Whittenkraus, 56, also pointed out that the median age of the crowd probably hovered somewhere around 40. There was a lot of white hair and balding heads in that angry sea of shouting people.
“If you look around, these aren't your typical protest people,” he said. “These are adults. We're not here because mom and dad are supporting us while we write our thesis on what's wrong with the country. We're middle class Americans who have jobs to go to and families to support and we care very deeply about this.”

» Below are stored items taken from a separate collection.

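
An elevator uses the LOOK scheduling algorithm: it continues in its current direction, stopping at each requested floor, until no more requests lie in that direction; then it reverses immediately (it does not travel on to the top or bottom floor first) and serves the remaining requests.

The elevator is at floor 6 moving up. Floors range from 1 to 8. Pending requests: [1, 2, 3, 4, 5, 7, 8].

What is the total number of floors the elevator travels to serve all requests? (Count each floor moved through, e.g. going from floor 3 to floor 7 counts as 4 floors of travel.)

Start at floor 6 moving up, LOOK stop order: [7, 8, 5, 4, 3, 2, 1]
  6 → 7: |7-6| = 1, total = 1
  7 → 8: |8-7| = 1, total = 2
  8 → 5: |5-8| = 3, total = 5
  5 → 4: |4-5| = 1, total = 6
  4 → 3: |3-4| = 1, total = 7
  3 → 2: |2-3| = 1, total = 8
  2 → 1: |1-2| = 1, total = 9

Answer: 9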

Among them were brothers John and George Mytrowitz of the Mulberry Street Coalition of Newark, N.J., who said they are facing the loss of their family business, an auto body shop that's been in the city for 92 years, to eminent domain.
“They want to take it away and give it to a developer who's connected with city hall officials,” George Mytrowitz said.
“A convicted drug felon, also,” John added.
“They want to take it away and give it to him, and I guess they're all going to get rich off of everybody else's property,” George said.
“We're here in support of Susette Kelo,” John said, “and of anybody that's being abused by this plague of eminent domain across the country.”
Debbie Montgomery of East Haddam said she came not because she faced any such action in her town, but to support the cause.
“I'm here because I'm a new homeowner,” she said. “It took us two years to build our home. And I think I would just be devastated if they came through and said we're going to take your house just because we can.”
“I am here for the same reason,” said Karen Goyette of Danielson. “This whole situation makes me very angry, and we have to stand up for what is ours. Simple. This is America, things like this are not supposed to happen.”
Bill Downie of Oakdale was one of several people who carried bright yellow flags depicting a serpent with the words “Don't tread on me,” modeled after the flag carried by Colonists in the Revolutionary War.
“I think we were fighting against a country back then that's not even as tyrannical as our own country is right now,” Downie said. “I'm sure our founding fathers are rolling over in the grave, because that wasn't their intent to have something like this happen.”
Ted Loebenberg of Providence, a friend of one of the families in the Fort Trumbull neighborhood, said he came to support the family, but not for that alone.
“This doesn't stop any city government from taking whatever they want,” Loebenberg said. “They just did it in Rhode Island. They took a gentleman's farm that had been in his family for 40 years because Fidelity wanted to expand their commercial property.”
Steve Pudlow of Norwich said, “This is an issue of what this country was founded on, and if your property can be taken away just because some large corporation or some developer manages to buy a city councilman, no property owner is safe. If a Hooters can pay more taxes, then you can be tossed out to make room for Hooters.”
Ken Smiley of Plainfield was there, he said, because of developer Gene Arganese's plans to build an auto racetrack there has had an impact on his home.
“The result of this is already being felt in Plainfield,” he said. “People have sold their property, thinking, ‘Hey, my property may be taken from me.' That kind of threat scares people all over this country.”
The protesters joined in singing “This Land Is Your Land” and shouting “Let them stay! Let them stay!” for the residents of Fort Trumbull.
John Fitzpatrick of Westmoreland, N.H., said he came down for the rally because he did not believe a 5-4 Supreme Court decision was “a mandate to throw people out of their houses.”
“It's almost surreal to me that something like this could happen in this country,” Fitzpatrick said.
Kathleen Maroney of New York City put it another way.
“It's not a New London thing, it's a national thing,” she said. “My great grandparents came to this country as immigrants, worked hard to buy their little houses. The dream is gone. They could take it from you now. The American dream is now shattered.”